The company’s prices for non-skin passed SAE 1006 HRC for December shipments are at $889/tonne cif Haiphong, $890/t cfr Central Vietnam and $892/t cif Ho Chi Minh City. Its prices for SS400 grade HRC are the same as SAE 1006 HRC. The fall in SAE 1006 HRC is $8-9/t and that for SS400 grade HRC is $4/t. Last month, Hoa Phat's SS400 grade HRC prices were $4/t cheaper than SAE 1006 HRC.

Hoa Phat has to lower prices because the market is still weak and needs time to recover, a Vietnamese trader says. But prices are very near the bottom and are likely to rebound if there are no further lockdowns, he adds. Another trader says he is not sure of the market direction. “The price pattern is not clear,” he comments.
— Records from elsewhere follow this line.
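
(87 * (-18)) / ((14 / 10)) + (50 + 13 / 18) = -134549 / 126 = -1067.85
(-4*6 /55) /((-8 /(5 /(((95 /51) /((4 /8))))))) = 153 /2090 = 0.07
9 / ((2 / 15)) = 135 / 2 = 67.50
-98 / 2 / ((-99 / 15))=245 / 33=7.42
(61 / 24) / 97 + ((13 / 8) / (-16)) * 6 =-10861 / 18624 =-0.58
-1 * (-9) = 9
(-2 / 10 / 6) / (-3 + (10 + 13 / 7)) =-0.00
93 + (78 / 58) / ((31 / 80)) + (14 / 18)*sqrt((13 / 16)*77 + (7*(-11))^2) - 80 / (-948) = 7*sqrt(95865) / 36 + 20572279 / 213063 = 156.76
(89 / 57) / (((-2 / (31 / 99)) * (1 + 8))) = -2759 / 101574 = -0.03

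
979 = 979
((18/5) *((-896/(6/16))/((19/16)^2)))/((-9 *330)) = 1835008/893475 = 2.05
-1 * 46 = -46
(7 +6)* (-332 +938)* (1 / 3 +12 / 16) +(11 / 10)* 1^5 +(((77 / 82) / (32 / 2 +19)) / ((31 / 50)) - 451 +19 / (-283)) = 14539827219 / 1798465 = 8084.58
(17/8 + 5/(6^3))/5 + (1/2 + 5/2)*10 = 4108/135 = 30.43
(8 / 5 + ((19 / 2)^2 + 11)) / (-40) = -2057 / 800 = -2.57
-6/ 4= -3/ 2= -1.50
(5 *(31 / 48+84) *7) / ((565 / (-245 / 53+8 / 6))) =-14874643 / 862416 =-17.25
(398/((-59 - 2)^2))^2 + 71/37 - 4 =-2.07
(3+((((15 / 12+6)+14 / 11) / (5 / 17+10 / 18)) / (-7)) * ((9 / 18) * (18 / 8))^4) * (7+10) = 392952093 / 32800768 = 11.98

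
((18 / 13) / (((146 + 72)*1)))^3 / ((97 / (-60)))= -43740 / 275982335161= -0.00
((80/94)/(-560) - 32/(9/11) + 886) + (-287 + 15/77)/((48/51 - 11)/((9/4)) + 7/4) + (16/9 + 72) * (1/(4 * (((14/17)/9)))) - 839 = 3794692877/12051270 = 314.88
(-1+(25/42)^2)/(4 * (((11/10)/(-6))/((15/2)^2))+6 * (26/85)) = -7261125/20492192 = -0.35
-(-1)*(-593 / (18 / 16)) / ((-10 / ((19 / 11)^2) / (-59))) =-50521228 / 5445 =-9278.46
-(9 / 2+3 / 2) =-6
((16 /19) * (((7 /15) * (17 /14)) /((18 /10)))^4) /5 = 83521 /50486895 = 0.00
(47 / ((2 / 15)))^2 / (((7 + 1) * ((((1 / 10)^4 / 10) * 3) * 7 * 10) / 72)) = 3727687500 / 7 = 532526785.71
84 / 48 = 7 / 4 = 1.75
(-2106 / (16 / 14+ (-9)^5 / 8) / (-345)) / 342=-2184 / 903014615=-0.00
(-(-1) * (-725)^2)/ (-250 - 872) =-525625/ 1122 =-468.47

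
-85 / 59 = -1.44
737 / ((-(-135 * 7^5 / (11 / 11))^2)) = -737 / 5148111413025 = -0.00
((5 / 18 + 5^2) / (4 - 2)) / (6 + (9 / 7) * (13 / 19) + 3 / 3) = 60515 / 37728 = 1.60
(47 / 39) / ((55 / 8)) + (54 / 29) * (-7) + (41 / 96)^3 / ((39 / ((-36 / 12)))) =-236011807267 / 18345000960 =-12.87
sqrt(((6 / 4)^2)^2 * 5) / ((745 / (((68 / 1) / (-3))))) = -51 * sqrt(5) / 745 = -0.15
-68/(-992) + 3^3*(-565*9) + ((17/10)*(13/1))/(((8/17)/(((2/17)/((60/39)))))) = -3404825237/24800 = -137291.34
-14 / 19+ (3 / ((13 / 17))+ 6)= 2269 / 247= 9.19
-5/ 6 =-0.83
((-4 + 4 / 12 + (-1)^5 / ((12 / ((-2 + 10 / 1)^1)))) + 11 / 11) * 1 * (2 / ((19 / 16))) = -320 / 57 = -5.61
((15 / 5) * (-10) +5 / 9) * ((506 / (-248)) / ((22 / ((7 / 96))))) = 42665 / 214272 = 0.20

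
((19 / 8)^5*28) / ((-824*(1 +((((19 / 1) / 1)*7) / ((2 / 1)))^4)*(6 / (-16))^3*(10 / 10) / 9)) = 17332693 / 773490621864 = 0.00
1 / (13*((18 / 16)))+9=1061 / 117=9.07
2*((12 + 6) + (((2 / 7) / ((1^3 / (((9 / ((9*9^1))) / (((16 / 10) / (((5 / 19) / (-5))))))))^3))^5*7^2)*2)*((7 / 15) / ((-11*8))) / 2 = -10609089468711037427239269670074412212425440015987 / 111142842053163249237744729876970032701919555747840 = -0.10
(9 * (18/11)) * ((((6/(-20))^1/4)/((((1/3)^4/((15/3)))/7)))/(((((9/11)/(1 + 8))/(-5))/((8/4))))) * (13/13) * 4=1377810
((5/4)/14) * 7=0.62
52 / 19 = 2.74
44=44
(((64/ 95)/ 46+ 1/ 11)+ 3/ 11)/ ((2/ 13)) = 59098/ 24035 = 2.46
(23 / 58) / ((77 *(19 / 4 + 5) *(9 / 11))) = 46 / 71253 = 0.00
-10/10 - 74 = -75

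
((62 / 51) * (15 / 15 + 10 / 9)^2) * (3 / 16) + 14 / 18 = 19759 / 11016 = 1.79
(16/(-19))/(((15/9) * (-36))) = 4/285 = 0.01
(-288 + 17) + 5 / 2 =-537 / 2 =-268.50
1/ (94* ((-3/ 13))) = -13/ 282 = -0.05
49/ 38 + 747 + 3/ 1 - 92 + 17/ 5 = 125911/ 190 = 662.69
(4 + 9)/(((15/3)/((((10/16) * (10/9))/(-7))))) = -65/252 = -0.26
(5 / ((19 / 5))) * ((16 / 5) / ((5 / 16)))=256 / 19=13.47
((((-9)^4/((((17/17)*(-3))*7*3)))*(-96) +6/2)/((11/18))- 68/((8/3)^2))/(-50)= -327.10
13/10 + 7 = 83/10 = 8.30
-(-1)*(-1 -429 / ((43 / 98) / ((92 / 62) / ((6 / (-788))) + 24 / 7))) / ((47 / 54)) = 13474076706 / 62651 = 215065.63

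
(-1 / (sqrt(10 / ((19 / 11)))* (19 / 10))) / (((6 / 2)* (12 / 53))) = -53* sqrt(2090) / 7524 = -0.32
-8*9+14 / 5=-346 / 5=-69.20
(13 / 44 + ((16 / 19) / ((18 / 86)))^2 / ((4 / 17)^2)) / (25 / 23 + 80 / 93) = 268494607501 / 1786235220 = 150.31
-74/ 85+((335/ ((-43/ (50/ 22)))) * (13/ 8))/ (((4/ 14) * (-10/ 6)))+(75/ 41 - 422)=-9511142497/ 26374480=-360.62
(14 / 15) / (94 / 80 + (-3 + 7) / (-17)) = 1904 / 1917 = 0.99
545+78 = 623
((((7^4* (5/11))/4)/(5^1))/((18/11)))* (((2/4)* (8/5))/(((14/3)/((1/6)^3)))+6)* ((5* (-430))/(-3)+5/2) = 2238124049/15552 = 143912.30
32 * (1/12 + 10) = 968/3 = 322.67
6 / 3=2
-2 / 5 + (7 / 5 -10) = -9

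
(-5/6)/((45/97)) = -97/54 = -1.80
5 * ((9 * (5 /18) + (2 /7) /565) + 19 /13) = 407417 /20566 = 19.81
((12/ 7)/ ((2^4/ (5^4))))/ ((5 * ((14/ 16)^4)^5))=108086391056891904000/ 558545864083284007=193.51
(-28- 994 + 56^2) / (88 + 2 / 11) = 11627 / 485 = 23.97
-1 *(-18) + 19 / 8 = 20.38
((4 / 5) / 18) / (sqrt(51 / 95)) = 2 * sqrt(4845) / 2295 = 0.06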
The slow market recovery was a reason for the price cut, a source close to Hoa Phat says. But the company's prices are "still quite high" compared to offers for HRC cargoes from Russia and certain Indian mills for the same shipment month, he adds. A Russian mill's offer for SAE 1006 HRC is prevailing at around $850/t cfr Vietnam.  

Hoa Phat's latest domestic price for December-shipment HRC is at VND 20,300/kg cif Hai Phong, which is $890/tonne based on an exchange rate of VND 22,860/USD. Last month, its SAE 1006 HRC price for November shipments was VND 20,500/kg and the exchange rate was 22,850. 

Earlier this week, Formosa Ha Tinh announced its offer for non-skin-passed hot rolled SAE 1006 for December shipment at VND 21,010/kg cif Haiphong, down marginally by VND 20/kg from last month.